BANGKOK (AlertNet) – Malaysia should immediately ensure that five Chinese citizens of Uighur ethnicity among at least 16 arrested in raids earlier this month are not forcibly returned to China, Human Rights Watch (HRW) said on Tuesday.
The group also urged the Chinese government to account for the whereabouts of at least 11 Uighurs who already have been removed from Malaysia, including a man married to a Malaysian citizen.
Such forced returns violate international law, HRW said in a statement.
Even if countries are not party to the Refugee Convention like Malaysia, refoulement, the expulsion of persons who have the right to be recognised as refugees to countries in which they might be subject to persecution, still applies.

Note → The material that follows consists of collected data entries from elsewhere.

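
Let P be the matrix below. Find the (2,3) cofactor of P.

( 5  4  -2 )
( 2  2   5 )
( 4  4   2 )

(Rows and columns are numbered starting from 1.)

Delete row 2 and column 3; the remaining 2×2 submatrix is [5 4; 4 4].
Its determinant is 5·4 − 4·4 = 4.
The cofactor carries sign (−1)^(2+3) = −1, so C_{2,3} = −(4) = -4.

The cofactor is -4.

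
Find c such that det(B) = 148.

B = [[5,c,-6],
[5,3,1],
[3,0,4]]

Expanding along the column containing c, det(B) is linear in c: det(B) = (-17)·c + (114).
Set (-17)·c + (114) = 148  ⇒  (-17)·c = 34  ⇒  c = -2.

c = -2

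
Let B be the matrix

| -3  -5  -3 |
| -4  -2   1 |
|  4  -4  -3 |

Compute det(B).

Expand along column 1:
  + (-3) · |-2 1; -4 -3| = (-3)·(6 − (-4)) = -30
  − (-4) · |-5 -3; -4 -3| = −(-4)·(15 − 12) = 12
  + 4 · |-5 -3; -2 1| = 4·(-5 − 6) = -44
Sum: (-30) + (12) + (-44) = -62

det(B) = -62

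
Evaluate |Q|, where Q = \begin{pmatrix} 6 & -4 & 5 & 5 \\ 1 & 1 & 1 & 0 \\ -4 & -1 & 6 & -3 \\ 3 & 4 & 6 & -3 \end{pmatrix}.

|Q| = -199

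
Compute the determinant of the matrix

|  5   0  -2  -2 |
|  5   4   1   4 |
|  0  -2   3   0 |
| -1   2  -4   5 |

The determinant is 498.

Expand along row 3 (it has 2 zeros):
  − (-2) · M_32   where M_32 = det([5 -2 -2; 5 1 4; -1 -4 5]) = 201
  + (3) · M_33   where M_33 = det([5 0 -2; 5 4 4; -1 2 5]) = 32
det = (-1)·(-2)·(201) + (+1)·(3)·(32) = 498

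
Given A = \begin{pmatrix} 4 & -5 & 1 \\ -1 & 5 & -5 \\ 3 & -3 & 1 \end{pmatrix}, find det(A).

Expand along row 1:
  + 4 · |5 -5; -3 1| = 4·(5 − 15) = -40
  − (-5) · |-1 -5; 3 1| = −(-5)·(-1 − (-15)) = 70
  + 1 · |-1 5; 3 -3| = 1·(3 − 15) = -12
Sum: (-40) + (70) + (-12) = 18

The determinant is 18.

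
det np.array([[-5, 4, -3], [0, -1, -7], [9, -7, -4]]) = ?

Expand along row 2:
  + (-1) · |-5 -3; 9 -4| = (-1)·(20 − (-27)) = -47
  − (-7) · |-5 4; 9 -7| = −(-7)·(35 − 36) = -7
Sum: (-47) + (-7) = -54

-54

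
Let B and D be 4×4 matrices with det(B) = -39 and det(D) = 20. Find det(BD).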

HRW said China’s record of torture, disappearance, and arbitrary detention of Uighurs, a predominantly Muslim ethnic minority, puts these people at grave risk of torture if they are returned to China.
“The treatment of these Uighurs is a litmus test for Malaysia’s commitment to basic principles of refugee protection,” Bill Frelick, HRW’s refugee policy director, said.
“The Malaysian government should have immediately granted (the United Nations refugee agency) UNHCR access to the Uighurs to determine their protection needs, especially since Uighurs are known to be vulnerable to abuse in China.”
Malaysia is not alone in sending the Uighurs back to China.
Thailand, Pakistan and Cambodia have also handed them over to Chinese government officials despite outcry from rights groups and in Cambodia, despite the Uighurs being under the protection of the United Nations refugee agency UNHCR.
Their whereabouts remain unknown.
Uighurs fled China after the Chinese government crackdown that followed inter-ethnic clashes in Xinjiang in July 2009.
“A recent wave of Uighur forced returns shows the bullying hand of China,” said Frelick. “Malaysia, Thailand, Pakistan, and all other countries, particularly in the region, should stand together to resist this pressure.”